Culture  /  First Person

The Oral History of Lilith Fair, As Told By the Women Who Lived It

It was a time when promoters were telling women in music: “You can’t put two women on the same bill. People won’t come.”
Jason Philbrook/Wikimedia Commons

Imagine many of the country’s most influential women all gathered together to stand up for gender equality on a national stage. There are stars performing before a massive crowd, Planned Parenthood booths­ (along with protesters), and reporters from news outlets analyzing what this event says about the state of women’s rights. Sounds like a scene from the Women’s March on Washington—but it actually occurred 20 years ago this summer with the debut of Lilith Fair, a music festival designed to give women the same lucrative touring gigs as men. Cofounded by singer-songwriter Sarah McLachlan, this multicity tour broke new ground, from the all-female talent lineup that promoters said would never work, to the controversies it ignited in the media about race and feminism. Here McLachlan and some of her fellow Lilith performers talk candidly about a cultural movement lauded by fans for its feminist ideals and lambasted by critics for its lack of diversity. And a new generation of performers reflect on the legacy of Lilith Fair and why their own fight for equality in the music industry continues.
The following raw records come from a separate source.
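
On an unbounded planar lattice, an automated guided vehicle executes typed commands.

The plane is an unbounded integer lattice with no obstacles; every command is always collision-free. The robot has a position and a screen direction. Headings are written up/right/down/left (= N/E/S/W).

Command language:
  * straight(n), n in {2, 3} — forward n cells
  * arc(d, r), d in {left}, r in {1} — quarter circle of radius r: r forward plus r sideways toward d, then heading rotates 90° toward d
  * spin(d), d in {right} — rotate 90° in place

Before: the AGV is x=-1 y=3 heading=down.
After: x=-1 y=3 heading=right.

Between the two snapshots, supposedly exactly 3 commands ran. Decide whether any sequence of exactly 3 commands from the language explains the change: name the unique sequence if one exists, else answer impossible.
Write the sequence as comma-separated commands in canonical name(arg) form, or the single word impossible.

key: (-1,3) unmoved — no command in the sequence translates
begin: x=-1 y=3 heading=down
step 1 (spin(right)): x=-1 y=3 heading=left
step 2 (spin(right)): x=-1 y=3 heading=up
step 3 (spin(right)): x=-1 y=3 heading=right
no other 3-command option fits: unique.

spin(right), spin(right), spin(right)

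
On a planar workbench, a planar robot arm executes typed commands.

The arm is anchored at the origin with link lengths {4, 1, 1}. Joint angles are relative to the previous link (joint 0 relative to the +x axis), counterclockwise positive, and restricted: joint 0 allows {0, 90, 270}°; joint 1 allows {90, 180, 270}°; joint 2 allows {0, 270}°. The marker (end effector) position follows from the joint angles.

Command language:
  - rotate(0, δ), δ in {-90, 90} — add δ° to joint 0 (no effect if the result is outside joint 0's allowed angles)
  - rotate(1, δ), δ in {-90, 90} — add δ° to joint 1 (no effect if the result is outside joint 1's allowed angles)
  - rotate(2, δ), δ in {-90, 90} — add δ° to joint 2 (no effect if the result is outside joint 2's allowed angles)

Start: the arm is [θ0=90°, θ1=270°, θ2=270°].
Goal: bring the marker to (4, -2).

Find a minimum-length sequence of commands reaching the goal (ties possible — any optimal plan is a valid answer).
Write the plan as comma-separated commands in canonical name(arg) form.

initial: [θ0=90°, θ1=270°, θ2=270°]
t=1 rotate(0, -90) ⇒ [θ0=0°, θ1=270°, θ2=270°]
t=2 rotate(2, 90) ⇒ [θ0=0°, θ1=270°, θ2=0°]
minimal: 2 command(s), checked below 2.

rotate(0, -90), rotate(2, 90)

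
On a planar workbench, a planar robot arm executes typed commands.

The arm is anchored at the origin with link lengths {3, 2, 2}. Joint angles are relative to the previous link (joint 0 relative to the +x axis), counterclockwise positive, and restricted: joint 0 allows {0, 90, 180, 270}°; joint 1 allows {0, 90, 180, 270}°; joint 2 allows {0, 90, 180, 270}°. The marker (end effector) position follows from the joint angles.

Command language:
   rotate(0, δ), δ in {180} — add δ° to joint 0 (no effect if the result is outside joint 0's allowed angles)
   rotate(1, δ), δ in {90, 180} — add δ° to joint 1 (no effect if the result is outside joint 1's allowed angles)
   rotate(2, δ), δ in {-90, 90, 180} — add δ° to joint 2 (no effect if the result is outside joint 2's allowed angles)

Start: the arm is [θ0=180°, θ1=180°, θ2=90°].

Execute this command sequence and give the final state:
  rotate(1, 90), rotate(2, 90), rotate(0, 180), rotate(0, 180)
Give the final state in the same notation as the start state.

t0: [θ0=180°, θ1=180°, θ2=90°]
1. rotate(1, 90) → [θ0=180°, θ1=270°, θ2=90°]
2. rotate(2, 90) → [θ0=180°, θ1=270°, θ2=180°]
3. rotate(0, 180) → [θ0=0°, θ1=270°, θ2=180°]
4. rotate(0, 180) → [θ0=180°, θ1=270°, θ2=180°]

[θ0=180°, θ1=270°, θ2=180°]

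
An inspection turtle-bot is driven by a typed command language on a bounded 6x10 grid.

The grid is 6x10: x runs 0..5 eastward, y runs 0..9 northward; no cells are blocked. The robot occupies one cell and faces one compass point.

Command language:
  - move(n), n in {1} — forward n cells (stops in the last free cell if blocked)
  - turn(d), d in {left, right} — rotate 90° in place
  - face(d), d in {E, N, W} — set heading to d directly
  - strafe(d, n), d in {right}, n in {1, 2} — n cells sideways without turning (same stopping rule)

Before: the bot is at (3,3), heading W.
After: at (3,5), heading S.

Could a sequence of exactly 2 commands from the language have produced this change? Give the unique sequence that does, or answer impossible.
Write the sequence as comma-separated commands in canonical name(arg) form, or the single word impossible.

strafe(right, 2), turn(left)

key: running turn(left) before strafe(right, 2) would end elsewhere — order is forced
t0: at (3,3), heading W
1. strafe(right, 2) → at (3,5), heading W
2. turn(left) → at (3,5), heading S
all 64 alternatives checked — unique.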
The 1990s were a strange time for women musicians. On the one hand, the singer-songwriter movement was ushering in young female stars like Tori Amos, Tracy Chapman, and McLachlan. But women still had to fight harder than the guys for radio airtime and touring slots. In 1996, McLachlan was 28, still climbing the charts with singles from her breakthrough album, Fumbling Toward Ecstasy, and struggling to write the follow-up, Surfacing, which would become her best-selling record. Searching for inspiration, she organized a mini festival—a gathering that would ultimately morph into Lilith Fair.

SARAH McLACHLAN (singer, cofounder of Lilith Fair): We looked around [at other tours] and thought, Wow, they’re just full of men. And yet there’s all this amazing music being made by women right now. So why is that not being represented?